Since the early 2000s, Omer Fast has been producing elegiac videos that plumb the uncertainties of history and remembrance, fiction and reality. In his latest show, he explores different avenues to connect with the past, beginning with the gallery itself, which has been transformed inside and out to resemble a Chinatown business of the kind that may have occupied the same Lower East Side address. The gesture that has sparked protest from members of the local community who deem it racist because its forlorn, abject appearance presumably caricaturizes Chinese-Americans. One can take that position or not, but arguing it overlooks the fact that any shuttered business, regrdless of the former proprietor's identity, looks abandoned and usually prompts a certain anxious realization for many passersby that something they had once taken for granted is no longer there. These feelings of loss are precisely what Fast's work wrestles with.
Here, you enter under an awning covered in Chinese characters, to find two flat screens: One plays a documentary-style narrative about a funeral home in English with Chinese subtitles; the other features just the subtitles. As a mortician explains the cosmetic tricks used to make the deceased presentable for mourners, it becomes clear that Fast’s point is less about gentrification than it is about resurrection.

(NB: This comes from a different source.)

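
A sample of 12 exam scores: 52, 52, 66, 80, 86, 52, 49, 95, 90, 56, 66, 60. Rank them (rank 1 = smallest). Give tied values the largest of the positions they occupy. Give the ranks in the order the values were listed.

Sorted (ascending): 49, 52, 52, 52, 56, 60, 66, 66, 80, 86, 90, 95
The 3 values of 52 occupy positions 2–4 → each gets rank 4.
The 2 values of 66 occupy positions 7–8 → each gets rank 8.

4, 4, 8, 9, 10, 4, 1, 12, 11, 5, 8, 6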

A darkened back gallery hosts a 3-D film about the seminal 20th-century German photographer August Sander. He’s portrayed later in life, alone and nearly blind in a house strung with belled ropes that he gropes to get around. Lying on the floor, he conjures his younger self capturing his subjects, including a Nazi officer who approvingly recites a critic’s description of Sander’s precise style as “tender empiricism.” The officer then goes on to semi-apologetically relay the news that Sander’s son, a political internee, has died in prison. The fact that identity politics has intruded upon Fast's work doesn't belie the fact that it is deeply moving and empathetic for people and places lost to the inexorable churn of events.